Once a UDB is attached, the Alluxio catalog manages the table metadata. This means the Alluxio catalog will transparently use Alluxio file locations instead of the locations found in the Hive Metastore, without having to modify the Hive Metastore. This allows simple deployment of the Alluxio catalog service with existing Hive Metastores.

How does the Alluxio Catalog Service work with Presto?

Presto interacts with the Alluxio catalog via the Alluxio connector. The Alluxio connector in Presto is new functionality for the existing Hive connector. The new functionality has already been merged into the codebases of PrestoSQL and PrestoDB. The Presto catalog simply needs to be configured to interact with the Alluxio catalog, instead of the Hive Metastore. Once Presto is configured in this way, all of the existing Hive connector operations will interact with the Alluxio catalog for the metadata of tables, and not the Hive Metastore.

In the Alluxio 2.2 release, only read-only queries are supported with the Alluxio connector and Alluxio catalog. In future versions, write queries like DDL and DML statements will be supported.

How do Alluxio transformations work?

Alluxio transformations are performed by an Alluxio-internal job service, which executes distributed, asynchronous tasks. When a transformation is initiated, this is converted into a distributed job, and executed across the various Alluxio job workers. Once the job is complete, the Alluxio catalog is updated with the newest transformed locations, and when the Alluxio catalog serves the table metadata, the new transformed locations are used transparently, without any modification to the UDB.

When transformations are generated, they are written through to the underlying persistent store, and not cached in Alluxio. Once the transformed data is written, it can be read from the new transformed locations. The first read of the transformed data will cache the data in Alluxio on-demand.

In Alluxio 2.2, the output file format is the parquet format, since it is a more compute-optimized file format. In future versions, additional file formats and parquet output options will be available. For coalescing many small files together, the default behavior is to generate files of about 2G, but that is configurable.

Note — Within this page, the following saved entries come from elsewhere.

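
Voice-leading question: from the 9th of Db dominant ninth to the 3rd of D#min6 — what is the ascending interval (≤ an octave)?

augmented second

The 9th of Db dominant ninth is Eb; the 3rd of D#min6 is F#.
2 letter names make it a second; at 3 semitones (a half step wider than major) the quality is augmented.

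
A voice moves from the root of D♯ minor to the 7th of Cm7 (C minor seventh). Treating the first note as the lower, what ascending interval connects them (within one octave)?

D♯ minor has D♯ as its root, and Cm7 (C minor seventh) has B♭ as its 7th.
D♯ up to B♭ is 7 semitones, a whole step narrower than a major sixth, so the interval is diminished.

diminished sixth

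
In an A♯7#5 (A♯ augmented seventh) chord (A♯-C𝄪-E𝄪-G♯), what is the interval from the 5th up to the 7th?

So we need the interval from E𝄪 up to G♯.
3 letter names make it a third; at 2 semitones (a whole step narrower than major) the quality is diminished.

d3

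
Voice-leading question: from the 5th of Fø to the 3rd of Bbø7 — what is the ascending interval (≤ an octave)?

major second

Fø has Cb as its 5th, and Bbø7 has Db as its 3rd.
Counting 2 letters and 2 half steps from Cb gives a major second.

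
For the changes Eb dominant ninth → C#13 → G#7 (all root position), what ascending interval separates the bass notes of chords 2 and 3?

The roots are C# and G#.
C# up to G# spans 5 letter names and 7 semitones — a perfect fifth.

P5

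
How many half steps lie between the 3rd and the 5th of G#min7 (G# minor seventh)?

4

G#-7 (G# minor seventh) is spelled G#–B–D#–F#.
B to D# is a major third: 4 semitones.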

What is the architecture of Alluxio Structured Data Services?

Alluxio Structured Data Services is a part of the Alluxio system and has 3 main components: Alluxio connector in Presto, Alluxio Catalog Service, and Alluxio Transformation Service.

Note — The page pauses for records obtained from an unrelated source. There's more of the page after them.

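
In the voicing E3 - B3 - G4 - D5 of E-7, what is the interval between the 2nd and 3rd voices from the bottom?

Those voices are B3 and G4.
B up to G is 8 semitones, a half step narrower than a major sixth, so the interval is minor.

minor sixth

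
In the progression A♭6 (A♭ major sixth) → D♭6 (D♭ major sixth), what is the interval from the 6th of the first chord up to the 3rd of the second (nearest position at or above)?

A♭6 (A♭ major sixth) has F as its 6th, and D♭6 (D♭ major sixth) has F as its 3rd.
F up to F spans 1 letter names and 0 semitones — a perfect unison.

perfect unison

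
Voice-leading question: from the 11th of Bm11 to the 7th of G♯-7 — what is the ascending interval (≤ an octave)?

major second

The 11th of Bm11 is E; the 7th of G♯-7 is F♯.
From E to F♯ is 2 semitones, exactly the major second.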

Alluxio connector: The Alluxio connector is part of the Presto SQL engine. It is a connector based on the existing Hive connector, and is the client to the Alluxio catalog.

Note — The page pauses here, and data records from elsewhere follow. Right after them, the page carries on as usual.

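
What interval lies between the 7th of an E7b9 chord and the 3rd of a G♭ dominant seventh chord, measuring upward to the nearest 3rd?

The 7th of E7b9 is D; the 3rd of G♭ dominant seventh is B♭.
D up to B♭ is 8 semitones, a half step narrower than a major sixth, so the interval is minor.

minor sixth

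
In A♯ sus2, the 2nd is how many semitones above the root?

2

A♯sus2 (A♯ sus2): A♯ B♯ E♯.
A♯ to B♯ is a major second: 2 semitones.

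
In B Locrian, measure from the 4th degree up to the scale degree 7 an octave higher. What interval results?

Spelling B Locrian: B C D E F G A.
That puts E below A.
From E to A is 17 semitones, exactly the perfect eleventh.

P11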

Alluxio Catalog Service: The catalog service manages the metadata for structured data, and is a part of the Alluxio master processes.

Alluxio Transformation Service: The transformation service is managed by the Alluxio catalog, and the transformations are performed by the Alluxio job service, which is an internal service for executing distributed, asynchronous tasks. The jobs are executed and managed by the Alluxio job masters and Alluxio job workers.